The film also has a strange thread about autism, and I should be upfront here that I am personally autistic, so when I say what the FUCK, I say it with a lot of personal experience. The main character’s son is portrayed much the same as most autistic characters, a sensitive savant that seems more like an adult stuck in a kid’s body than an actual autistic child. The kid is baffling in how immune to emotion he seems, remaining as chill as the trained soldiers even in dire situations. Autistic folks can have trouble expressing their emotions, but we aren’t robots, and kids especially will quickly melt down if too much is going on. Of course, this is because he is more a prop than a real character. Nearly being killed by aliens and kidnapped by government agents is “too much”. The worst element of the film’s treatment of autism is the unchallenged assertion that autism is some sort of next step in evolution. On a scientific level, that’s not a thing, and it’s hard for me to put into words how bad this is as autistic representation.

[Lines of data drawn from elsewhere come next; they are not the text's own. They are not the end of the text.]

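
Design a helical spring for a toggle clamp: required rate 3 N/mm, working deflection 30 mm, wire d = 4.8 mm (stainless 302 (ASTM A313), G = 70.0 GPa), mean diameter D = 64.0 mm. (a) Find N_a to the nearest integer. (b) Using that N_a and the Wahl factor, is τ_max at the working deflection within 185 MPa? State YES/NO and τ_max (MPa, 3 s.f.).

N_a = Gd⁴/(8D³k) = (70.0×10³)(4.8⁴)/(8·64.0³·3) = 5.906 → N_a = 6
Actual rate k = Gd⁴/(8D³·6) = 2.9531 N/mm
Working load F = kδ = 2.9531·30 = 88.594 N
C = 64.0/4.8 = 13.3333; K_W = (4C−1)/(4C−4)+0.615/C = 1.1069
τ_max = K_W·8FD/(πd³) = 1.1069·130.56 = 144.52 MPa
τ_max ≤ 185 MPa → acceptable

(a) 6 coils; (b) YES, τ_max = 145 MPa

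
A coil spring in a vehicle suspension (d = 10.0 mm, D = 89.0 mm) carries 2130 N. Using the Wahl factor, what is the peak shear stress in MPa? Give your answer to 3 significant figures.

Spring index C = D/d = 89.0/10.0 = 8.9000
K_W = (4C−1)/(4C−4) + 0.615/C = 34.600/31.600 + 0.0691 = 1.1640
τ₀ = 8FD/(πd³) = 8·2130·89.0/(π·10.0³) = 1.51656e+06/3141.6 = 482.74 MPa
τ_max = K·τ₀ = 1.1640 × 482.74 = 561.92 MPa

562 MPa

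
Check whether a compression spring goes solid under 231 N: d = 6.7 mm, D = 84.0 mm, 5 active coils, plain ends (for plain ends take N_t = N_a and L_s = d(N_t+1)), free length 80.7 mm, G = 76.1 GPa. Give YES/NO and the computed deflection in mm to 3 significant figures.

NO, δ = 35.7 mm

k = Gd⁴/(8D³N_a) = (76.1×10³)(6.7⁴)/(8·84.0³·5) = 6.4682 N/mm
N_t = 5; L_s = 6.7·6 = 40.2 mm; δ_solid = L₀ − L_s = 80.7 − 40.2 = 40.5 mm
δ = F/k = 231/6.4682 = 35.713 mm
δ < δ_solid → spring does not go solid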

The Predator is a grim note to end the series on, somehow more jingoistic than an original made in the depths of the cold war. The Predators have always hunted violent people, with some hints at blurring the edges between themselves and their victims, but here, I’m not sure there is one. Despite the complete loss of horror elements in the series by this point, this movie may be the most disturbing of them all. Even with that in mind, I do have some hope for Prey. The historical setting is a nice change of pace for the series, and the name alone suggests a return to horror. Will it deliver? That’s impossible to say, so far. But I hope it can breathe life into a franchise that has languished for a while now on a sour note.